Seniors John Damron, Brady Delperdang, Tristan Evans, Jordan Greenlee, and Lauren MeGee all took part in the project. According to McGee, the idea came from American Electric Power via one of the group’s professors. The company is interested in renewable resources and suggested the students develop a system that could take the energy produced by solar panels and transfer that energy to the grid.

When I read their paper, which you can download from the Texas Instruments Web site, I was struck by the variety of talents displayed in regards to both the hardware and software and wondered how the team was assembled. Essentially, McGee said their professor told the class that American Electric Power was interested in sponsoring a project and asked who might be interested in renewable energy and power electronics. As it turned out, these five students were interested in taking on the project, so that was it. The selection process was not based on skill sets, but on interest.

So how did they divvy up the project? McGee said that four of the students had been travelling the electrical engineering path, while one had switched over from computer engineering—good thing, since the project demanded some programming talent. “He had a background in programming that the rest of us didn’t have, so consequently he did the instrumentation part of the project and other software,” she said. “As far as skill sets, none of us really knew what we were getting ourselves into. Only one member of the group had taken a class in power electronics. The rest of us had never seen many power circuits or techniques.”

They did what any good engineer does when faced with a dearth of knowledge. They divided up and began to research their respective parts of the project. McGee and another member studied H-bridge circuits, another took on boost converters, and another filter design. The former computer engineer looked into data acquisition. But the team soon found out that a divide-and-conquer approach wasn’t the best way to attack the design.

“We realized that we all needed to have at least a basic understanding of all the parts,” McGee said. “They weren’t four separate projects. They needed to be integrated as one. That took some teamwork and forced all of us to learn more about how the parts fit together. So we all became familiar with the entire project but had key areas that we focused on.”

Design tools played a big role in the project. The group used Matlab, Simulink, Spice tools, a Web-based heatsink tool, TI’s Code Composer Studio, C, and Visual Basic. As mentioned, part of the project entailed implementing the MPPT algorithm.
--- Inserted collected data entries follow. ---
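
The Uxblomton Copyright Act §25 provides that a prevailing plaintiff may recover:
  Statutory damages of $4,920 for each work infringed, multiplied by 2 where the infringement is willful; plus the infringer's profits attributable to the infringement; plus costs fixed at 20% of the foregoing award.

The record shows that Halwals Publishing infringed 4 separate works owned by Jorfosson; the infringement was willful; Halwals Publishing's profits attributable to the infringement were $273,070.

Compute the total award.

Statutory damages: 4 × $4,920 = $19,680
Doubled: 2 × $19,680 = $39,360
Combined award: $39,360 + $273,070 = $312,430
Costs: 20% of $312,430 = $62,486
Award plus costs: $312,430 + $62,486 = $374,916

$374,916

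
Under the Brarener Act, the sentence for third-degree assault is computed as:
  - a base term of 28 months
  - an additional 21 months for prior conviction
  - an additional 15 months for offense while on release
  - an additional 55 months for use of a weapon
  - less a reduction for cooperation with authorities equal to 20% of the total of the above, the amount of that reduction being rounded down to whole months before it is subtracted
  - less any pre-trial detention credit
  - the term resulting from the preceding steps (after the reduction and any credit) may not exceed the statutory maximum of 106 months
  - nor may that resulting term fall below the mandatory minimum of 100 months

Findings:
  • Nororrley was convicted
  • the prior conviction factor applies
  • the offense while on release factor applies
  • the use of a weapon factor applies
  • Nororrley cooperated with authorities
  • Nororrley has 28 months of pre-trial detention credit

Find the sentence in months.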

Maximum power point tracking is a technique that draws the most power possible out of a photovoltaic array. The students used Matlab, Simulink, and Code Composer Studio to program the algorithm on a TI TMS320F2808 DSP, which controlled the power electronics. The students didn’t invent this technique, of course, but wanted to learn more about it by incorporating it into their project.
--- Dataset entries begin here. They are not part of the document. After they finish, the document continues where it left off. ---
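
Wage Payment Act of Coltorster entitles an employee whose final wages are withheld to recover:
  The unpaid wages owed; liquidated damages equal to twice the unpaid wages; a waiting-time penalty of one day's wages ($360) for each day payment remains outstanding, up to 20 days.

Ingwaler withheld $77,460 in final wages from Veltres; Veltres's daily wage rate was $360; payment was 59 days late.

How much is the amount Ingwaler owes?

Doubled: 2 × $77,460 = $154,920
Penalty days: min(59, 20) = 20
Waiting-time penalty: 20 × $360 = $7,200
Total award: $77,460 + $154,920 + $7,200 = $239,580

$239,580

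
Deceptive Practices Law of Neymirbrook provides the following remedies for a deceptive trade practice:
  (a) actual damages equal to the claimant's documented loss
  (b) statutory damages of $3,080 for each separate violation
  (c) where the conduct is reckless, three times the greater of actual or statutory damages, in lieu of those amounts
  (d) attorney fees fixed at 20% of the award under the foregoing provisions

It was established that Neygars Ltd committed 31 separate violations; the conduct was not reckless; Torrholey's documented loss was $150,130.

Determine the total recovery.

Statutory damages: 31 × $3,080 = $95,480
Conduct not reckless: the in-lieu enhancement does not apply.
Actual plus statutory damages: $150,130 + $95,480 = $245,610
Attorney fees: 20% of $245,610 = $49,122
Total recovery: $245,610 + $49,122 = $294,732

$294,732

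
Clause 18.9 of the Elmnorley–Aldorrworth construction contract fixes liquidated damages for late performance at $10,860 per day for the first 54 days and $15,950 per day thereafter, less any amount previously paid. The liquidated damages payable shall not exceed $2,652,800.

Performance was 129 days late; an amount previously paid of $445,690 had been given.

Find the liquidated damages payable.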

After the design work was done, the group had to develop a prototype. They selected a printed-circuit board (PCB) manufacturing company, which provided them with a free PCB layout program. McGee said the team populated the boards that were needed to complete the project, using soldering techniques they had to learn as well.

“In the beginning of the project, during the first semester, the hardest part was taking all the information that everyone had, putting it all together and everyone understanding how the system was supposed to work. That took a lot of collaboration and was more research and work for all of us,” McGee said.
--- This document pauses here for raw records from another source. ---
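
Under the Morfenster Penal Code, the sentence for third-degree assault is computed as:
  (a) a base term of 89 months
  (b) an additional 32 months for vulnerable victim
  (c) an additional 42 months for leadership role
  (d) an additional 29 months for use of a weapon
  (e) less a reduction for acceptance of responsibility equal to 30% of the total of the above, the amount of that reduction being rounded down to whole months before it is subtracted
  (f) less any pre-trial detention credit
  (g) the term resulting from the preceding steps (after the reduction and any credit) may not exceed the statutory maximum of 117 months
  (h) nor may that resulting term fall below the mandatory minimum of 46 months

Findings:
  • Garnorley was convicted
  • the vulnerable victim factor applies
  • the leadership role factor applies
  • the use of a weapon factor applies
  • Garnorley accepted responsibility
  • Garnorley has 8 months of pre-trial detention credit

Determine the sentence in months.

117 months

Vulnerable victim enhancement: +32 months
Leadership role enhancement: +42 months
Use of a weapon enhancement: +29 months
Adjusted term: 89 months + 32 months + 42 months + 29 months = 192 months
Acceptance of responsibility reduction: 30% of 192 months = 57 months (rounded down)
After reduction: 192 − 57 = 135 months
Less pre-trial detention credit: 135 months − 8 months = 127 months
Cap at 117 months: 127 months exceeds the cap → 117 months
Minimum 46 months: 117 months meets the minimum, no increase.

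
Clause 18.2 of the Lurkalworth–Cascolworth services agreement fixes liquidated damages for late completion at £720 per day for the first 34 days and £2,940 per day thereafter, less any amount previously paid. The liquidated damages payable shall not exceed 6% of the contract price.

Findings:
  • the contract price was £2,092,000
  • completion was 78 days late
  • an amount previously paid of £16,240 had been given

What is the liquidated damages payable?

£125,520

First 34 days: 34 × £720 = £24,480
Remaining days: (78 − 34) × £2,940 = £129,360
Accrued per-day damages: £24,480 + £129,360 = £153,840
Less amount previously paid: £153,840 − £16,240 = £137,600
Cap: 6% of £2,092,000 = £125,520
Cap at £125,520: £137,600 exceeds the cap → £125,520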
“In the second semester, the biggest challenge was testing the project and making modifications. Things always go wrong that you didn’t account for. But I’d also say that’s where we learned the most. Getting in there, learning how to test in stages, making mistakes while testing, and learning from that. It was really difficult, it was a long process, but I would say it’s really invaluable to have. I’m really glad that we all went through that.”